Ok, so I started documenting this journey – just had my first full week of this 40-hour a week remote job. I still maintain a handful of clients at the gym, and I use my lunch hour several times a week and time on the weekends to train.

The structure is like this:

  1. Minimize sitting – standing desk (I’ve been doing that for more than 6 years at this point, but in smaller increments. Now, the focus is on making sure the majority of the morning (5 hours) and afternoon (3 hours) are on my feet. I have a couple of thick foam mats that I use for instability training, and I fidget a lot, so I move around a bunch. I also lean against the stool a lot instead of sitting on it.
  2. Posture – your sitting posture and your standing posture are very different things. For me, I’m equally capable of getting a stiff neck in either position, ha ha. For you, it might be worse in one of these, so try to note which is the worse one for you.
  3. Associated with posture is gaze distance – for most of us in the sighted community, we have entrained ourselves to view things at various distances, but our technology screens tend to be within arms’ reach. That’s a short distance to gaze at for hours a day, so I try to take a few seconds as I reset my posture & let my eyes look far out into the distance.
  4. (Man, I totally remember feeling waaaaaaaay too cool for all this ergonomic stuff. Not anymore!)
  5. I have dialed in kettlebell swings as a reasonable exercise FOR ME to do when I take a short break. Kettlebell swings are never a beginner exercise – I had a ton of skepticism about them as suitable for beginners, so I took my time building up connective tissue strength in my shoulder area in particular, and working on my ability to hinge at the hip and swing/snap the kettlebell and….stop it from continuing to swing and breaking a window, etc. If kettlebell swings seem really compelling to you, take it slow and start at a low weight. I took over 2 years to build up to regular use, and there are still days when I can feel something “off” in my right shoulder, so I just stop.
  6. Walking is the easiest, cheapest way to get exercise and commune with nature, both of which are important to healthy human stress response. I try to walk every single day, unless it’s raining/snowing/etc. The short winter days are the biggest challenge, so I’m also shopping around for a used stationary bike.
  7. Hula-hooping is still a thing! Just not so much the last week. I do a mid-tempo bike ride with my heart rate around 140BPM, and I can get up to 125BPM just hula hooping. I can only achieve that walking if I’m walking up steep hills. If I didn’t have a place to do this, that was fairly private, it *might* bother me, but I have decent privacy here. (I don’t know why people feel so conflicted about hula-hooping and trampoline activity. The trampoline even has a place in the no-nonsense world of physical therapy for lymphedema management, and people still feel like they’re goofing off. I’m shaking my head.)
  8. That brings me to my final point. Why exercise? Why make a busy day even busier?
    Your body needs movement. That’s why. If you look at exercise as punishment, as needing to look sexy/cool, or horribly dangerous, or only involving picking up weights over 100 pounds…..you’re getting caught up in stories. Don’t.
    Exercise feels good and our bodies like it. Hula hooping IS exercise. Going for a walk IS exercise. Skip, dance, whatever. Are you moving? Do you like it? Great, keep doing it, you’re exercising.
  9. I’m optimizing how things went this week & seeing what can be improved for next week. And that’s what I’ll post next weekend….

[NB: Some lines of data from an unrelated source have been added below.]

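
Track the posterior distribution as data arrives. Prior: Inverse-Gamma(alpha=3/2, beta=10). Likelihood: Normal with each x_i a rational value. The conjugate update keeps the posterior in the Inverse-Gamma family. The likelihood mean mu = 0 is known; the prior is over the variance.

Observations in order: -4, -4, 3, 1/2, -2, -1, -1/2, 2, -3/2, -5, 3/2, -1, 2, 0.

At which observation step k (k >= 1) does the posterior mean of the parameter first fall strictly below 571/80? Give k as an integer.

k = 14

obs 1: x=-4 → posterior Inverse-Gamma(2, 18)
obs 2: x=-4 → posterior Inverse-Gamma(5/2, 26)
obs 3: x=3 → posterior Inverse-Gamma(3, 61/2)
obs 4: x=1/2 → posterior Inverse-Gamma(7/2, 245/8)
obs 5: x=-2 → posterior Inverse-Gamma(4, 261/8)
obs 6: x=-1 → posterior Inverse-Gamma(9/2, 265/8)
obs 7: x=-1/2 → posterior Inverse-Gamma(5, 133/4)
obs 8: x=2 → posterior Inverse-Gamma(11/2, 141/4)
obs 9: x=-3/2 → posterior Inverse-Gamma(6, 291/8)
obs 10: x=-5 → posterior Inverse-Gamma(13/2, 391/8)
obs 11: x=3/2 → posterior Inverse-Gamma(7, 50)
obs 12: x=-1 → posterior Inverse-Gamma(15/2, 101/2)
obs 13: x=2 → posterior Inverse-Gamma(8, 105/2)
obs 14: x=0 → posterior Inverse-Gamma(17/2, 105/2)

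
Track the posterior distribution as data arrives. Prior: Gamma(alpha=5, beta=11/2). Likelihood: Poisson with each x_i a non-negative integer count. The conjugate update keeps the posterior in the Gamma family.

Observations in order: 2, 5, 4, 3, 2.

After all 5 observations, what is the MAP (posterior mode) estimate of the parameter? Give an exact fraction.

obs 1: x=2 → posterior Gamma(7, 13/2)
obs 2: x=5 → posterior Gamma(12, 15/2)
obs 3: x=4 → posterior Gamma(16, 17/2)
obs 4: x=3 → posterior Gamma(19, 19/2)
obs 5: x=2 → posterior Gamma(21, 21/2)

40/21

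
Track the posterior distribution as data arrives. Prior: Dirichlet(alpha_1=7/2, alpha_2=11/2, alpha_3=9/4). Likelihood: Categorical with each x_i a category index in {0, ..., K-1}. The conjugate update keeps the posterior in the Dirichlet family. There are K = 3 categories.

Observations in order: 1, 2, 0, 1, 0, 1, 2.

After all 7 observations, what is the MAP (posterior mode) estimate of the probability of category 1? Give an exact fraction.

obs 1: x=1 → posterior Dirichlet(7/2, 13/2, 9/4)
obs 2: x=2 → posterior Dirichlet(7/2, 13/2, 13/4)
obs 3: x=0 → posterior Dirichlet(9/2, 13/2, 13/4)
obs 4: x=1 → posterior Dirichlet(9/2, 15/2, 13/4)
obs 5: x=0 → posterior Dirichlet(11/2, 15/2, 13/4)
obs 6: x=1 → posterior Dirichlet(11/2, 17/2, 13/4)
obs 7: x=2 → posterior Dirichlet(11/2, 17/2, 17/4)

30/61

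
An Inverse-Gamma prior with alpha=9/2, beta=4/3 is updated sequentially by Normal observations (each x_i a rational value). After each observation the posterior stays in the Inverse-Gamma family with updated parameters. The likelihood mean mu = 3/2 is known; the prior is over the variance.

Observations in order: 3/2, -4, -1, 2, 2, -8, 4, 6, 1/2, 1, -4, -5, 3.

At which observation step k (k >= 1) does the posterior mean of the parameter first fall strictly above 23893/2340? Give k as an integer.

k = 8

obs 1: x=3/2 → posterior Inverse-Gamma(5, 4/3)
obs 2: x=-4 → posterior Inverse-Gamma(11/2, 395/24)
obs 3: x=-1 → posterior Inverse-Gamma(6, 235/12)
obs 4: x=2 → posterior Inverse-Gamma(13/2, 473/24)
obs 5: x=2 → posterior Inverse-Gamma(7, 119/6)
obs 6: x=-8 → posterior Inverse-Gamma(15/2, 1559/24)
obs 7: x=4 → posterior Inverse-Gamma(8, 817/12)
obs 8: x=6 → posterior Inverse-Gamma(17/2, 1877/24)
obs 9: x=1/2 → posterior Inverse-Gamma(9, 1889/24)
obs 10: x=1 → posterior Inverse-Gamma(19/2, 473/6)
obs 11: x=-4 → posterior Inverse-Gamma(10, 2255/24)
obs 12: x=-5 → posterior Inverse-Gamma(21/2, 1381/12)
obs 13: x=3 → posterior Inverse-Gamma(11, 2789/24)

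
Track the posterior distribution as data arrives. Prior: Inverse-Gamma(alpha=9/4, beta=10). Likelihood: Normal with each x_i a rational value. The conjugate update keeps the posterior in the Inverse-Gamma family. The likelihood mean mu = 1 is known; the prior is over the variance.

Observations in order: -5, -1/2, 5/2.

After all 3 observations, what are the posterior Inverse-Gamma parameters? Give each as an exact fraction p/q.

alpha=15/4, beta=121/4

obs 1: x=-5 → posterior Inverse-Gamma(11/4, 28)
obs 2: x=-1/2 → posterior Inverse-Gamma(13/4, 233/8)
obs 3: x=5/2 → posterior Inverse-Gamma(15/4, 121/4)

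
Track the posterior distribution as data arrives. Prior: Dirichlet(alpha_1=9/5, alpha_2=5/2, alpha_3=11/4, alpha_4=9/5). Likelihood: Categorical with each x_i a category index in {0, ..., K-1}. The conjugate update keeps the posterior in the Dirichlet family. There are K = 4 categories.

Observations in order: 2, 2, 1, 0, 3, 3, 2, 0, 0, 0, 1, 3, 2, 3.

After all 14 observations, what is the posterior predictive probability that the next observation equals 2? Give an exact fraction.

obs 1: x=2 → posterior Dirichlet(9/5, 5/2, 15/4, 9/5)
obs 2: x=2 → posterior Dirichlet(9/5, 5/2, 19/4, 9/5)
obs 3: x=1 → posterior Dirichlet(9/5, 7/2, 19/4, 9/5)
obs 4: x=0 → posterior Dirichlet(14/5, 7/2, 19/4, 9/5)
obs 5: x=3 → posterior Dirichlet(14/5, 7/2, 19/4, 14/5)
obs 6: x=3 → posterior Dirichlet(14/5, 7/2, 19/4, 19/5)
obs 7: x=2 → posterior Dirichlet(14/5, 7/2, 23/4, 19/5)
obs 8: x=0 → posterior Dirichlet(19/5, 7/2, 23/4, 19/5)
obs 9: x=0 → posterior Dirichlet(24/5, 7/2, 23/4, 19/5)
obs 10: x=0 → posterior Dirichlet(29/5, 7/2, 23/4, 19/5)
obs 11: x=1 → posterior Dirichlet(29/5, 9/2, 23/4, 19/5)
obs 12: x=3 → posterior Dirichlet(29/5, 9/2, 23/4, 24/5)
obs 13: x=2 → posterior Dirichlet(29/5, 9/2, 27/4, 24/5)
obs 14: x=3 → posterior Dirichlet(29/5, 9/2, 27/4, 29/5)

135/457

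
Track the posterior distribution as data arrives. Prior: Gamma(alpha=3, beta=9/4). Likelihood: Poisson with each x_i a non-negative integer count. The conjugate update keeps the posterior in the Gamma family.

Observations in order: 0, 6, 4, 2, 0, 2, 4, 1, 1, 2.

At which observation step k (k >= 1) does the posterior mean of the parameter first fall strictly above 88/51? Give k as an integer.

k = 2

obs 1: x=0 → posterior Gamma(3, 13/4)
obs 2: x=6 → posterior Gamma(9, 17/4)
obs 3: x=4 → posterior Gamma(13, 21/4)
obs 4: x=2 → posterior Gamma(15, 25/4)
obs 5: x=0 → posterior Gamma(15, 29/4)
obs 6: x=2 → posterior Gamma(17, 33/4)
obs 7: x=4 → posterior Gamma(21, 37/4)
obs 8: x=1 → posterior Gamma(22, 41/4)
obs 9: x=1 → posterior Gamma(23, 45/4)
obs 10: x=2 → posterior Gamma(25, 49/4)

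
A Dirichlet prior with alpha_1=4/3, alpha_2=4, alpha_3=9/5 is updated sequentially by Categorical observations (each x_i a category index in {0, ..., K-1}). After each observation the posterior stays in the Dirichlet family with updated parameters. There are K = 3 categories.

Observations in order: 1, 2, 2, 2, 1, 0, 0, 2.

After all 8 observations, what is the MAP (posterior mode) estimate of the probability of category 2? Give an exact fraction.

obs 1: x=1 → posterior Dirichlet(4/3, 5, 9/5)
obs 2: x=2 → posterior Dirichlet(4/3, 5, 14/5)
obs 3: x=2 → posterior Dirichlet(4/3, 5, 19/5)
obs 4: x=2 → posterior Dirichlet(4/3, 5, 24/5)
obs 5: x=1 → posterior Dirichlet(4/3, 6, 24/5)
obs 6: x=0 → posterior Dirichlet(7/3, 6, 24/5)
obs 7: x=0 → posterior Dirichlet(10/3, 6, 24/5)
obs 8: x=2 → posterior Dirichlet(10/3, 6, 29/5)

36/91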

I’ll keep posting around this theme for another week or so, and then I think I’ll just do a post with the general framework if you wanted to mess around with it yourself.

One thing I won’t do, and am not doing, is tying this to weight loss, for myself or anyone else. Exercise and caloric intake have a relationship, but it’s not the “run until I burned off this muffin” kind of relationship most people still believe in. Exercise is one thing you can do you support your body’s optimal functioning. Nutrition is the one more closely tied to significant weight changes, and exercise simply affects it a bit.

You might wonder why that is – why would I not talk about weight loss? More people would read this blog, right? I don’t care.
If all you did was reduce your food intake, you’d have less mass. Unless you exercise, that lesser mass isn’t much better at keeping you safe, happy, healthy – it’s just less mass. Let’s start thinking about what we are, not what we look like.